Winnipeg's Jazz Magazine


you won’t forget me

Natalie Cole (1950–2015): Unforgettable

Written by:

When I was little my mother would play all types of music in our home, but what they all had in common was that they were, in her words, “feel-good music”—music that spoke to the soul, music that felt comfortable but also energizing. Natalie Cole, along with Frank Sinatra and Marvin Gaye and many other great musicians, fell into this category.

This past holiday I listened to Natalie Cole’s Christmas album Holly & Ivy (1994) and for the first time I was truly able to appreciate it. Her phrasing is simple but elegant, and her sweet voice soars effortlessly over the arrangements. I was stunned and sat fixated, listening to the whole record. It goes to show there are always more layers to discover in great music.

Natalie was the daughter of great jazz vocalist and pianist Nat “King” Cole. At first she did not follow in her father’s footsteps and refused to record jazz, instead turning to soul and blues. She looked up to artists like Aretha Franklin and Janis Joplin. Eventually she was approached by Chicago musicians-producers Chuck Jackson and Marvin Yancy, and she signed with Capitol Records, the same label as her father.

Her first record Inseparable (1975) had many hits, including the well-known song, “This Will Be (An Everlasting Love),” which earned her two out of the nine Grammy Awards she would win during her career. Sixteen years later she recorded Unforgettable… with Love (1991), a return to her familial roots with a focus on jazz standards. The title track is a beautiful duet with previously-recorded audio of her father singing. It’s truly enchanting to hear them sing together; their voices complement each other so well.

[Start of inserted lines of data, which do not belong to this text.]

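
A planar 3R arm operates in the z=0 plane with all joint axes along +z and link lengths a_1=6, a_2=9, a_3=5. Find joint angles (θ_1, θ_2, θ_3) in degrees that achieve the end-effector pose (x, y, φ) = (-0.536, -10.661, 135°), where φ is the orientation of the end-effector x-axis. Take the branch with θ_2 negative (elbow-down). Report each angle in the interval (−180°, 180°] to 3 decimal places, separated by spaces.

wrist centre = target − a_3·(cos φ, sin φ) = (2.9995, -14.1965)
cos θ_2 = (210.5388−6²−9²)/(2·6·9) = 0.8661; θ_2 = -29.9915° (elbow-down)
β = atan2(-14.1965,2.9995) = -78.0696°; ψ = atan2(-4.4988,13.7949) = -18.0624°
θ_1 = β − ψ = -60.0073°
θ_3 = φ − θ_1 − θ_2 = -135.0012° (wrapped to (-180°,180°])

-60.007 -29.991 -135.001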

Take A Look (1993), Stardust (1996), and Still Unforgettable (2008) were all jazz recordings, and they show off her ability to transform familiar standards into something new. She sounds so comfortable singing all the tunes and for me, that is inspiring. Most times, if something sounds easy, it really isn’t—and she makes everything sound easy and flawless. I remember, in high school, learning “Willow Weep For Me” from her version on Still Unforgettable. I was blown away by her expressive voice—so bewitching, so alluring, so real…

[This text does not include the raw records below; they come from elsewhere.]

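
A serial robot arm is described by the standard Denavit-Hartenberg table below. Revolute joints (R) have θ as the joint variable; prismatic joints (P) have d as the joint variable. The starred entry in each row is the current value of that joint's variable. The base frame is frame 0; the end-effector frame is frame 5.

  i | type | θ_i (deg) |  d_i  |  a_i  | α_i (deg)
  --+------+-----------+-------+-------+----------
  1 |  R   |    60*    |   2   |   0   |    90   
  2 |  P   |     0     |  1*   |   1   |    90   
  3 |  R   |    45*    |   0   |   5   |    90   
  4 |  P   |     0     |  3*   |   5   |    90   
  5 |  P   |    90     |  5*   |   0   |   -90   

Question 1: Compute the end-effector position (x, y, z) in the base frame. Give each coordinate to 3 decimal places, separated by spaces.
after link 1: o_1 = (0.0000, 0.0000, 2.0000)
after link 2: o_2 = (1.3660, 0.3660, 2.0000)
after link 3: o_3 = (6.1957, 1.6601, 2.0000)
after link 4: o_4 = (10.2488, 5.8520, 2.0000)
after link 5: o_5 = (10.2488, 5.8520, 7.0000)

10.249 5.852 7.000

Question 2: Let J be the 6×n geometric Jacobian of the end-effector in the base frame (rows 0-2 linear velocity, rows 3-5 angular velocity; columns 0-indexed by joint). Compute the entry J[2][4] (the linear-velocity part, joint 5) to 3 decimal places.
1.000

prismatic axis z_4 = (-0.0000,0.0000,1.0000)
J_v[:, 4] = z_4; J_ω[:, 4] = (0,0,0)
entry J[2][4] = 1.0000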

Near the end of her life, Natalie recorded Natalie Cole En Español (2013), featuring many of the classics made famous by her father. The gorgeous bolero, “Acércate Mas,” again splices her father’s voice into a duet with his gifted daughter. The title means “come closer,” a beautiful description of what the recording does for them both and for us as listeners. I love the vibe of this tune—I just disappear from my life for two and a half minutes, and sway while the music paints colourful pictures in my head.

Natalie Cole died on the last day of 2015, at the age of 65. She didn’t have an easy life, but she leaves us with over twenty recordings to listen to, a memoir of a life expressed in music. She is truly “unforgettable.”